The last painting in the series, “Desolation”, captures the aftermath. Things are quiet now, the remainder of the place caught in the moonlight, the place looking again eerie, as it had before the rise of the empire. The moss that covers the column is unattractive, a livid, cancerous green, rather than the creeping vines that usually bedeck what has been left behind by a place. The farther half bridges that made the seaport safe from heavy waters are totally gone while in the foreground there is still a drip of water from a fractured water pipe. There are no people living amidst what we can properly refer to as a ruin, very different from the Piranesi ruins amongst which the descendants of the Romans lived, and whose etchings no doubt inspired Cole to paint his much bleaker picture. A ruin, as Georg Simmel reminded us, was a place whose state of decrepitude was part of its experience, rather than something to be looked past to capture what the place looked like when it was integral. This idea of ruin captured the Romantic imagination, what with creaking old houses and superannuated people, as in “Wuthering Heights” and remains with us in horror movies, where people go into houses into which they ought not intrude. What is particularly creepy here, however, is that no one wanders through and we should remember that the first two stages that Cole depicted had human inhabitants however foreboding was the scenery. Humanity has not come full circle, to begin over again. Rather, “Desolation” is a picture of an end of things.

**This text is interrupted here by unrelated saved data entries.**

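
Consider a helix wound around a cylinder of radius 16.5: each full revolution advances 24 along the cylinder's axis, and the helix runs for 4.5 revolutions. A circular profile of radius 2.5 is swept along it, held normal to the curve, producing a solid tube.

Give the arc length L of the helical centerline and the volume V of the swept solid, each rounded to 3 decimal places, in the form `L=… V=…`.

2πR = 2π·16.5 = 103.672558
per-turn = √(103.672558² + 24²) = √(10747.9992 + 576) = √11323.9992 = 106.414281
L = 4.5 × 106.414281 = 478.864264
V = π·2.5² × L = 19.634954 × 478.864264 = 9402.477843

L=478.864 V=9402.478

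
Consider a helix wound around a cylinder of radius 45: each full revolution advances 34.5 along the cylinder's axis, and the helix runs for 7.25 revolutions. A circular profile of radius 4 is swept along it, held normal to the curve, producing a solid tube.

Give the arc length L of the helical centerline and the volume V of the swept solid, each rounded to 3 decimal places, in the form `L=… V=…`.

L=2065.093 V=103802.886

2πR = 2π·45 = 282.743339
per-turn = √(282.743339² + 34.5²) = √(79943.7956 + 1190.25) = √81134.0456 = 284.840386
L = 7.25 × 284.840386 = 2065.092800
V = π·4² × L = 50.265482 × 2065.092800 = 103802.885933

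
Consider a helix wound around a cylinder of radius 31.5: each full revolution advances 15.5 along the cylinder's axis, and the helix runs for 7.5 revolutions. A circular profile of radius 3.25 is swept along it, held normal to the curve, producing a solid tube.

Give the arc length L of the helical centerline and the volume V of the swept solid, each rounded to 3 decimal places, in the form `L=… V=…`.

2πR = 2π·31.5 = 197.920337
per-turn = √(197.920337² + 15.5²) = √(39172.4599 + 240.25) = √39412.7099 = 198.526346
L = 7.5 × 198.526346 = 1488.947591
V = π·3.25² × L = 33.183072 × 1488.947591 = 49407.855732

L=1488.948 V=49407.856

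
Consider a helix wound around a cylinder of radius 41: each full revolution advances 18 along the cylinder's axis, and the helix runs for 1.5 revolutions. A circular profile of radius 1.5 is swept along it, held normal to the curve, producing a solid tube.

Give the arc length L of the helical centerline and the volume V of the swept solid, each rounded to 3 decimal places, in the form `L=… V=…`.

L=387.358 V=2738.073

2πR = 2π·41 = 257.610598
per-turn = √(257.610598² + 18²) = √(66363.2200 + 324) = √66687.2200 = 258.238688
L = 1.5 × 258.238688 = 387.358032
V = π·1.5² × L = 7.068583 × 387.358032 = 2738.072582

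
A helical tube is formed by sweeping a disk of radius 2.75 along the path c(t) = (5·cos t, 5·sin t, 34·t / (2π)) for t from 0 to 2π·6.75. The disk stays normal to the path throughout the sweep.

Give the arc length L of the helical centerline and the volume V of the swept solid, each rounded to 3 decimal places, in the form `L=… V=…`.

2πR = 2π·5 = 31.415927
per-turn = √(31.415927² + 34²) = √(986.9604 + 1156) = √2142.9604 = 46.292121
L = 6.75 × 46.292121 = 312.471815
V = π·2.75² × L = 23.758294 × 312.471815 = 7423.797381

L=312.472 V=7423.797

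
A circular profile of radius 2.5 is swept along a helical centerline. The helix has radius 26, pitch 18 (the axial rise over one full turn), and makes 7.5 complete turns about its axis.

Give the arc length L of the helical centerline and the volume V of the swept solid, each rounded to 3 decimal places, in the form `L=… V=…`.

L=1232.636 V=24202.754

2πR = 2π·26 = 163.362818
per-turn = √(163.362818² + 18²) = √(26687.4103 + 324) = √27011.4103 = 164.351484
L = 7.5 × 164.351484 = 1232.636130
V = π·2.5² × L = 19.634954 × 1232.636130 = 24202.753819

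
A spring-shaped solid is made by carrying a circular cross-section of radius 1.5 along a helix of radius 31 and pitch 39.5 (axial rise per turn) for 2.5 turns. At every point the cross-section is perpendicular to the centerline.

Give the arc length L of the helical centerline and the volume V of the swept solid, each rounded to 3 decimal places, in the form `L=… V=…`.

2πR = 2π·31 = 194.778745
per-turn = √(194.778745² + 39.5²) = √(37938.7593 + 1560.25) = √39499.0093 = 198.743577
L = 2.5 × 198.743577 = 496.858942
V = π·1.5² × L = 7.068583 × 496.858942 = 3512.088905

L=496.859 V=3512.089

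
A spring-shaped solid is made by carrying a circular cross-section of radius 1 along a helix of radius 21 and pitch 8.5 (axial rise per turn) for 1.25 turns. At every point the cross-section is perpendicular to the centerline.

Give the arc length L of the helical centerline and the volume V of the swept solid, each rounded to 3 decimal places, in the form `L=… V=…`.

L=165.275 V=519.228

2πR = 2π·21 = 131.946891
per-turn = √(131.946891² + 8.5²) = √(17409.9822 + 72.25) = √17482.2322 = 132.220392
L = 1.25 × 132.220392 = 165.275490
V = π·1² × L = 3.141593 × 165.275490 = 519.228267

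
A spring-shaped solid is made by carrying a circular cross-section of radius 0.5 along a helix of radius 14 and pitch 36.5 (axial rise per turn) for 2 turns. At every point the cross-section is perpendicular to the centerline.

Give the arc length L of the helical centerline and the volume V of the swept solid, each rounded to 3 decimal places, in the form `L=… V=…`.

2πR = 2π·14 = 87.964594
per-turn = √(87.964594² + 36.5²) = √(7737.7699 + 1332.25) = √9070.0199 = 95.236652
L = 2 × 95.236652 = 190.473304
V = π·0.5² × L = 0.785398 × 190.473304 = 149.597383

L=190.473 V=149.597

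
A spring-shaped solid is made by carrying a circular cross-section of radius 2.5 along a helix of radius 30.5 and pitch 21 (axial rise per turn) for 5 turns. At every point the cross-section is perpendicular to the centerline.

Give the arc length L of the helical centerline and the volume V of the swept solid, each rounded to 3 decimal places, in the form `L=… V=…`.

2πR = 2π·30.5 = 191.637152
per-turn = √(191.637152² + 21²) = √(36724.7980 + 441) = √37165.7980 = 192.784330
L = 5 × 192.784330 = 963.921651
V = π·2.5² × L = 19.634954 × 963.921651 = 18926.557360

L=963.922 V=18926.557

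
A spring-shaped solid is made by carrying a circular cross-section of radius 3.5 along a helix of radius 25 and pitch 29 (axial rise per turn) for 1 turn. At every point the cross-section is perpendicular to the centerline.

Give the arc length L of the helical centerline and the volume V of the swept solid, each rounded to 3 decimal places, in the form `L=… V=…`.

2πR = 2π·25 = 157.079633
per-turn = √(157.079633² + 29²) = √(24674.0110 + 841) = √25515.0110 = 159.734189
L = 1 × 159.734189 = 159.734189
V = π·3.5² × L = 38.484510 × 159.734189 = 6147.291979

L=159.734 V=6147.292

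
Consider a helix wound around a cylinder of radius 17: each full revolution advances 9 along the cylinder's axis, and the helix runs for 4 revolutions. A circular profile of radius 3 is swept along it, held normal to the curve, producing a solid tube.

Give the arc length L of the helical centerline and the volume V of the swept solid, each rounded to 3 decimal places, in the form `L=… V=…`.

L=428.771 V=12123.202

2πR = 2π·17 = 106.814150
per-turn = √(106.814150² + 9²) = √(11409.2627 + 81) = √11490.2627 = 107.192643
L = 4 × 107.192643 = 428.770572
V = π·3² × L = 28.274334 × 428.770572 = 12123.202298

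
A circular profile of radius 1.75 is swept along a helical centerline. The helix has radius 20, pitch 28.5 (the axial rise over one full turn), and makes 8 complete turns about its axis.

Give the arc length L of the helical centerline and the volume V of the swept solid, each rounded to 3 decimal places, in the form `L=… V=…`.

2πR = 2π·20 = 125.663706
per-turn = √(125.663706² + 28.5²) = √(15791.3670 + 812.25) = √16603.6170 = 128.855023
L = 8 × 128.855023 = 1030.840187
V = π·1.75² × L = 9.621128 × 1030.840187 = 9917.844871

L=1030.840 V=9917.845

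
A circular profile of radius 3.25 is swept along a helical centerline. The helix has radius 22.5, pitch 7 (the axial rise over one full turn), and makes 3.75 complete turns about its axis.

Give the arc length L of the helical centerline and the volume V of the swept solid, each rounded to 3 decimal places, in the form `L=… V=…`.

2πR = 2π·22.5 = 141.371669
per-turn = √(141.371669² + 7²) = √(19985.9489 + 49) = √20034.9489 = 141.544865
L = 3.75 × 141.544865 = 530.793245
V = π·3.25² × L = 33.183072 × 530.793245 = 17613.350685

L=530.793 V=17613.351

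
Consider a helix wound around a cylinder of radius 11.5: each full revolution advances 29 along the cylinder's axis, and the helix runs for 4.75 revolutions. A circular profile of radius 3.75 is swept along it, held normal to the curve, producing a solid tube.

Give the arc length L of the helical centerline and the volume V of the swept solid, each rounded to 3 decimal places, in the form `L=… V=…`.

L=369.830 V=16338.596

2πR = 2π·11.5 = 72.256631
per-turn = √(72.256631² + 29²) = √(5221.0207 + 841) = √6062.0207 = 77.858980
L = 4.75 × 77.858980 = 369.830154
V = π·3.75² × L = 44.178647 × 369.830154 = 16338.595702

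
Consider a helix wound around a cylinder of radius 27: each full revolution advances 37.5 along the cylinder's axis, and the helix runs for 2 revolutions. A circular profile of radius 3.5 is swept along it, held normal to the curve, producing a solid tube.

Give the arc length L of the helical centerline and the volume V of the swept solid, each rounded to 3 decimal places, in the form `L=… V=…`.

2πR = 2π·27 = 169.646003
per-turn = √(169.646003² + 37.5²) = √(28779.7664 + 1406.25) = √30186.0164 = 173.741234
L = 2 × 173.741234 = 347.482468
V = π·3.5² × L = 38.484510 × 347.482468 = 13372.692526

L=347.482 V=13372.693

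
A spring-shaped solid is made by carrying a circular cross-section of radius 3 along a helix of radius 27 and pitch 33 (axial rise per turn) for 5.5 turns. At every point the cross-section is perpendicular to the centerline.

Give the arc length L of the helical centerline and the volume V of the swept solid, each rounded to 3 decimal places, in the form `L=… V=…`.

L=950.542 V=26875.943

2πR = 2π·27 = 169.646003
per-turn = √(169.646003² + 33²) = √(28779.7664 + 1089) = √29868.7664 = 172.825827
L = 5.5 × 172.825827 = 950.542048
V = π·3² × L = 28.274334 × 950.542048 = 26875.943228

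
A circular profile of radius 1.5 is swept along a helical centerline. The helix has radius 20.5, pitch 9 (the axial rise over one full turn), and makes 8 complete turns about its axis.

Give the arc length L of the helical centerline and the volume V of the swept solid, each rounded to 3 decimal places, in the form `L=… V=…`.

L=1032.955 V=7301.527

2πR = 2π·20.5 = 128.805299
per-turn = √(128.805299² + 9²) = √(16590.8050 + 81) = √16671.8050 = 129.119344
L = 8 × 129.119344 = 1032.954752
V = π·1.5² × L = 7.068583 × 1032.954752 = 7301.526887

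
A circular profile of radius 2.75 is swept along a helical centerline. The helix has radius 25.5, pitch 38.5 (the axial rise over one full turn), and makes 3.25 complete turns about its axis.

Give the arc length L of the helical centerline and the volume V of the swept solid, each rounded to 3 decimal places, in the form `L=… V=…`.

2πR = 2π·25.5 = 160.221225
per-turn = √(160.221225² + 38.5²) = √(25670.8410 + 1482.25) = √27153.0910 = 164.781950
L = 3.25 × 164.781950 = 535.541338
V = π·2.75² × L = 23.758294 × 535.541338 = 12723.548783

L=535.541 V=12723.549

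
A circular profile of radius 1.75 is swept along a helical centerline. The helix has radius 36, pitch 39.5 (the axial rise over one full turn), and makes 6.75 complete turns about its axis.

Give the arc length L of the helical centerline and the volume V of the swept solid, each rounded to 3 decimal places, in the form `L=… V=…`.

L=1549.919 V=14911.972

2πR = 2π·36 = 226.194671
per-turn = √(226.194671² + 39.5²) = √(51164.0292 + 1560.25) = √52724.2792 = 229.617681
L = 6.75 × 229.617681 = 1549.919344
V = π·1.75² × L = 9.621128 × 1549.919344 = 14911.971622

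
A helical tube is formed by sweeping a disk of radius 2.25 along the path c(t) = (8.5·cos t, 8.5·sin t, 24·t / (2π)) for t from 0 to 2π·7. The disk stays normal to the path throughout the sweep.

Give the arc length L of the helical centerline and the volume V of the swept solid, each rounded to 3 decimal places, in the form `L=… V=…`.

L=409.863 V=6518.585

2πR = 2π·8.5 = 53.407075
per-turn = √(53.407075² + 24²) = √(2852.3157 + 576) = √3428.3157 = 58.551820
L = 7 × 58.551820 = 409.862743
V = π·2.25² × L = 15.904313 × 409.862743 = 6518.585270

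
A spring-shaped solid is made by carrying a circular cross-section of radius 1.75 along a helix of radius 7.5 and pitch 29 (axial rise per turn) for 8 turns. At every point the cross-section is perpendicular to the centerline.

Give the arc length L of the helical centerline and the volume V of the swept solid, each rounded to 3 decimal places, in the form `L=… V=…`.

L=442.658 V=4258.871

2πR = 2π·7.5 = 47.123890
per-turn = √(47.123890² + 29²) = √(2220.6610 + 841) = √3061.6610 = 55.332278
L = 8 × 55.332278 = 442.658224
V = π·1.75² × L = 9.621128 × 442.658224 = 4258.871214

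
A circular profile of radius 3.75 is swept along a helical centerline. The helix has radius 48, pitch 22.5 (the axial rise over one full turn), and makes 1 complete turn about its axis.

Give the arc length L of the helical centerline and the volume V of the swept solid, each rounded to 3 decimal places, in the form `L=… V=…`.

L=302.431 V=13360.993

2πR = 2π·48 = 301.592895
per-turn = √(301.592895² + 22.5²) = √(90958.2742 + 506.25) = √91464.5242 = 302.431024
L = 1 × 302.431024 = 302.431024
V = π·3.75² × L = 44.178647 × 302.431024 = 13360.993349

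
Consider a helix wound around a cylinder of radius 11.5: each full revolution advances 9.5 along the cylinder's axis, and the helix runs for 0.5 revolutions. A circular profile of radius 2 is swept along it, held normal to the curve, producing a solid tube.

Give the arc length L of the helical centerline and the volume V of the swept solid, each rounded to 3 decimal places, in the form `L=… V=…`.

L=36.439 V=457.909

2πR = 2π·11.5 = 72.256631
per-turn = √(72.256631² + 9.5²) = √(5221.0207 + 90.25) = √5311.2707 = 72.878465
L = 0.5 × 72.878465 = 36.439233
V = π·2² × L = 12.566371 × 36.439233 = 457.908903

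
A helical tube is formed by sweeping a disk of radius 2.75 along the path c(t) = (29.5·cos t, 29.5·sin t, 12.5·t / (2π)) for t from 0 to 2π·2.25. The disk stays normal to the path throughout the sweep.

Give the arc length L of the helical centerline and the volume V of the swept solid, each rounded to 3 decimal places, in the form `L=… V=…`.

L=417.994 V=9930.817

2πR = 2π·29.5 = 185.353967
per-turn = √(185.353967² + 12.5²) = √(34356.0929 + 156.25) = √34512.3429 = 185.774979
L = 2.25 × 185.774979 = 417.993703
V = π·2.75² × L = 23.758294 × 417.993703 = 9930.817479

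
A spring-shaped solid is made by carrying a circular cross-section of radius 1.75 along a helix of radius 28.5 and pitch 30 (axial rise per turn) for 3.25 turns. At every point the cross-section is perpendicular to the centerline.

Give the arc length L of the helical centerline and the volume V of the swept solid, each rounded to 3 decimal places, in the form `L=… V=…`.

2πR = 2π·28.5 = 179.070781
per-turn = √(179.070781² + 30²) = √(32066.3447 + 900) = √32966.3447 = 181.566364
L = 3.25 × 181.566364 = 590.090684
V = π·1.75² × L = 9.621128 × 590.090684 = 5677.337713

L=590.091 V=5677.338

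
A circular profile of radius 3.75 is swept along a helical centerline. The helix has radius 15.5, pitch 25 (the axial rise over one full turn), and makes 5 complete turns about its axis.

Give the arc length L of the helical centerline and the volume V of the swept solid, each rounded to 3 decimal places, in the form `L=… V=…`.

2πR = 2π·15.5 = 97.389372
per-turn = √(97.389372² + 25²) = √(9484.6898 + 625) = √10109.6898 = 100.546953
L = 5 × 100.546953 = 502.734767
V = π·3.75² × L = 44.178647 × 502.734767 = 22210.141641

L=502.735 V=22210.142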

So what are we to make of all of this? Cole’s series is neither a portrait of the inevitable evolution of civilization through stages to a more complex and comfortable stage. Nor is it a picture of a cycle whereby empires flourish and then founder to be replaced by new empires. Rather, it is a most dreadful and baleful account of the stages of civilization mostly in the eerie light of trying to get by with some improbable acme achieved briefly that may or may not come again. I do not know of a more scary projection than this that is to be found until H. G. Wells produces “The Time Machine” some sixty or seventy years later, of a future where the descendants of the middle class and the workers have become separate species at war with one another as much as any set of goblins or machines that harass our own descendents. Moreover, “The Course of Empire” is produced at a time of optimism, the United States still a more or less homogeneous Anglo-Scot culture embarked on its westward expansion and so not seeing any limits to itself. The pictures do not lie. What is pacific in Cole’s “The Oxbow”, the meandering river and flatland gentle beneath the forested hill, is malignant here, where Cole’s art and imagination get the better of him, producing what they see rather than what intellectual history would have them see.